Our fellow camper still haven’t heard anything but now I know that they are underway today. They had to put on a few extra flights to get everyone out, but again they didn’t leave anybody behind.
We had an early start to the airport at 4.30am for our 9am flight and it all worked out well. We got seats in Premium Economy, all watched about 4 movies and landed in Frankfurt 10h later. Quite a different feeling on board with lots of cheering and a lot of relieved faces around, I think we will keep our boarding passes of that flight! And don’t think the flight is free by the way. We didn’t have to pay anything as of yet but will get an invoice for a normal economy ticket at some point.
When we arrived in Frankfurt we had to wait at least for 30 minutes before anybody could exit the plane, and then only 40 at a time with 5 minute wait between groups to avoid queues. As we were Premium Economy we were in the second group but then our last bag was literally the last bag coming out about 40 minutes later.

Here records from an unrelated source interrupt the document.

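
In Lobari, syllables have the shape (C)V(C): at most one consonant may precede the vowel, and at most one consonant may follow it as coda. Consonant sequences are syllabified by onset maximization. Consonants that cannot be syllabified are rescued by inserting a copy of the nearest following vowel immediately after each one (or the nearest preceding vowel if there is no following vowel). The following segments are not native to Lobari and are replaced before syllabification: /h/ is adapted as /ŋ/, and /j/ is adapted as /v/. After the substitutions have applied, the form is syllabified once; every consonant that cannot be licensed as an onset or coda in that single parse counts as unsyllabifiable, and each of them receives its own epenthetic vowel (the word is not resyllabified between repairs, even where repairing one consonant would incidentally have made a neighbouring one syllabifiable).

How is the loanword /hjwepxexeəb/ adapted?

Substitution: /h/ → /ŋ/, /j/ → /v/, giving /ŋvwepxexeəb/.
Under (C)V(C), the unsyllabifiable consonants are /ŋ/, /v/ (at most one coda consonant is licensed; onsets are limited to one consonant).
Inserting the epenthetic vowel yields /ŋ/ → /ŋe/, /v/ → /ve/.

ŋevewepxexeəb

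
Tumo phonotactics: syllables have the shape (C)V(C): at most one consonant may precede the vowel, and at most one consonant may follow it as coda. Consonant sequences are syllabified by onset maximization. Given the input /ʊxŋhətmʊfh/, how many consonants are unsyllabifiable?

2

The consonants /ŋ/, /h/ cannot be parsed into a legal (C)V(C) syllable (at most one coda consonant is licensed; onsets are limited to one consonant).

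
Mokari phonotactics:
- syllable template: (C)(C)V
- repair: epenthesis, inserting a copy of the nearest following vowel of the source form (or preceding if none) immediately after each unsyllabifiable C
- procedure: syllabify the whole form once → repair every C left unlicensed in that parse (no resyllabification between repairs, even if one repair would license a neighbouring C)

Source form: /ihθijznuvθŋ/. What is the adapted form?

ihθijuznuvuθuŋu

The consonants /j/, /v/, /θ/, /ŋ/ cannot be parsed into a legal (C)(C)V syllable (no codas are permitted; onsets may contain at most 2 consonants).
Epenthesis after each stranded consonant: /j/ → /ju/, /v/ → /vu/, /θ/ → /θu/, /ŋ/ → /ŋu/.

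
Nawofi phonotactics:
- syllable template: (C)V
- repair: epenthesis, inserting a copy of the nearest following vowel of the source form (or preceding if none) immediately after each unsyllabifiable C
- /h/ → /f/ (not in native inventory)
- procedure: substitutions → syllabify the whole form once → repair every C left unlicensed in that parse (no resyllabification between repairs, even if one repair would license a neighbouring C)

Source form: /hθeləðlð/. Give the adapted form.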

Only then we could head to the rental car company and get our car to drive another 6h back to my mum’s place through the night. With temperatures at or below freezing levels (but at least dry), conditions weren’t perfect but at least the kids fell asleep immediately and we got a nice, safe car for the drive. A couple of cokes and my first red bull without any vodka for a long time later, we arrived early morning where it all began – my home village of Schenefeld in beautiful Schleswig-Holstein.
Mum lives in the top flat of our three story property and luckily the bottom flat got free a few months ago, and mum used it largely as storage. Well turns out that we need it now. And mum did a fantastic job getting it as ready as possible with beds for all of us set up. And we needed a bed after that very long day. Now we can slowly make the flat our own and see how things pan out over the next few weeks and months.
So here we go, no job, no home and staying with mum in my mid-40s with my family – living the dream! Where to from here after our 2 weeks of self isolation – I don’t know. Our plan was of course to travel through Europe and then Asia to head back to New Zealand by the end of this year. At this stage I am pretty sure that none of that is going to happen. Europe is off the cards and international air travel will be massively restricted for some time, how long no one knows… Job, I think we will start to see the economic impact and massive job losses very soon. So is there any chance of finding a job in Germany for Jennifer and I? Again, I don’t know. Maybe we can continue our travel and focus on Germany only if the restrictions are lifted?
Looking at the positives, we are healthy and have a safe place to stay. We are not burning any money for accommodation, have plenty of toilet paper (not sure where Oma got that from) and there is plenty to do and help out around here for some time to keep us busy. Our gap year trip is on hold at best and over worst case. We hope we can continue and finish the trip at some stage to return to NZ, but this is it for now. The kids are writing their Namibia posts and that’s it I guess.
Thanks for all the messages to check in with us over the last week or so! Stay safe, healthy and be kind people. I have seen this crisis bring out the best in people.